” Price controls are usually enacted when policymakers believe that the market price of a good or service is unfair to buyers or sellers. “
The reason most economists are usually oppose about price controls is that they distort the allocation of resources. Price ceilings, which prevent prices from exceeding a certain maximum, cause shortages. Price floors, which prohibit prices below a certain minimum, cause surpluses, at least for a time.
For example, if the supply and demand for milk and eggs are balanced at the current price, and that the government then fixes a lower maximum price. The supply of milk and eggs will decrease, but the demand for it will increase. The result will be excess demand and empty shelves. Although some consumers will be lucky enough to purchase milk and eggs at the lower price, others will be forced to do without.

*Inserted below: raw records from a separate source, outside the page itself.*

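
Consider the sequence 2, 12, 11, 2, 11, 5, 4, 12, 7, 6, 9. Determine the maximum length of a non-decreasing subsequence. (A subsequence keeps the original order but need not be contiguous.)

5

Track the smallest tail for each achievable length (allowing ties):
2 → extends → [2]
12 → extends → [2, 12]
11 → replaces 12 → [2, 11]
2 → replaces 11 → [2, 2]
11 → extends → [2, 2, 11]
5 → replaces 11 → [2, 2, 5]
4 → replaces 5 → [2, 2, 4]
12 → extends → [2, 2, 4, 12]
7 → replaces 12 → [2, 2, 4, 7]
6 → replaces 7 → [2, 2, 4, 6]
9 → extends → [2, 2, 4, 6, 9]
Five tails, so the longest non-decreasing subsequence has length 5 (e.g. 2, 2, 5, 7, 9).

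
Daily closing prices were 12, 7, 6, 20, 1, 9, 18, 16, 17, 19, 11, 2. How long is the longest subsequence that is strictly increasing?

5

Track the smallest tail for each achievable length (strict):
12 → extends → [12]
7 → replaces 12 → [7]
6 → replaces 7 → [6]
20 → extends → [6, 20]
1 → replaces 6 → [1, 20]
9 → replaces 20 → [1, 9]
18 → extends → [1, 9, 18]
16 → replaces 18 → [1, 9, 16]
17 → extends → [1, 9, 16, 17]
19 → extends → [1, 9, 16, 17, 19]
11 → replaces 16 → [1, 9, 11, 17, 19]
2 → replaces 9 → [1, 2, 11, 17, 19]
Five tails, so the longest strictly increasing subsequence has length 5 (e.g. 7, 9, 16, 17, 19).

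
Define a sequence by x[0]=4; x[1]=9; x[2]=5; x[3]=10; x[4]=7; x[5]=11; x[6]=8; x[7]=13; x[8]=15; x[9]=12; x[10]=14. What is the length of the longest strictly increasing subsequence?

Let dp[i] be the length of the longest such subsequence ending at index i:
i:      0  1  2  3  4  5  6  7  8  9 10
x[i]:   4  9  5 10  7 11  8 13 15 12 14
dp:     1  2  2  3  3  4  4  5  6  5  6
Maximum dp value is 6.

6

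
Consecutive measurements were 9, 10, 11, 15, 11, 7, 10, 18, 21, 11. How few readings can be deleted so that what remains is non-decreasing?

Fewest deletions = n − (longest non-decreasing subsequence).
Patience tails:
9 → extends → [9]
10 → extends → [9, 10]
11 → extends → [9, 10, 11]
15 → extends → [9, 10, 11, 15]
11 → replaces 15 → [9, 10, 11, 11]
7 → replaces 9 → [7, 10, 11, 11]
10 → replaces 11 → [7, 10, 10, 11]
18 → extends → [7, 10, 10, 11, 18]
21 → extends → [7, 10, 10, 11, 18, 21]
11 → replaces 18 → [7, 10, 10, 11, 11, 21]
Longest non-decreasing subsequence has length 6, so deletions = 10 − 6 = 4.

4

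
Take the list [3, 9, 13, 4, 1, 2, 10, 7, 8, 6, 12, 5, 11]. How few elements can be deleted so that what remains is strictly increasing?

8

Fewest deletions = n − (longest strictly increasing subsequence).
Patience tails:
3 → extends → [3]
9 → extends → [3, 9]
13 → extends → [3, 9, 13]
4 → replaces 9 → [3, 4, 13]
1 → replaces 3 → [1, 4, 13]
2 → replaces 4 → [1, 2, 13]
10 → replaces 13 → [1, 2, 10]
7 → replaces 10 → [1, 2, 7]
8 → extends → [1, 2, 7, 8]
6 → replaces 7 → [1, 2, 6, 8]
12 → extends → [1, 2, 6, 8, 12]
5 → replaces 6 → [1, 2, 5, 8, 12]
11 → replaces 12 → [1, 2, 5, 8, 11]
Longest strictly increasing subsequence has length 5, so deletions = 13 − 5 = 8.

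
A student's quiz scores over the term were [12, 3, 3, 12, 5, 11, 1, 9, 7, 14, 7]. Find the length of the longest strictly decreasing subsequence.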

In a more simplistic economy, price controls might work. In today’s complex market place of globalization, you will find that many products are inter-connected. These relationships are really in a fragile balance and many factors can set a chain reaction that will take out many aspects of growth along the way. Most interesting are the price subsidies that protect national industries from the foreign threat of competition. Although practiced in every nation, those that try to protect their industries the most are those that seem to subsidize failure. The subsidies become increasingly expensive and money is a limited resource. The greatest threat of a price support is when the price support is retracted. Complete industries have failed in different countries around the world due to this process. It seems that when you try to prevent failure in price and you continue it for very long, you end up guaranteeing failure.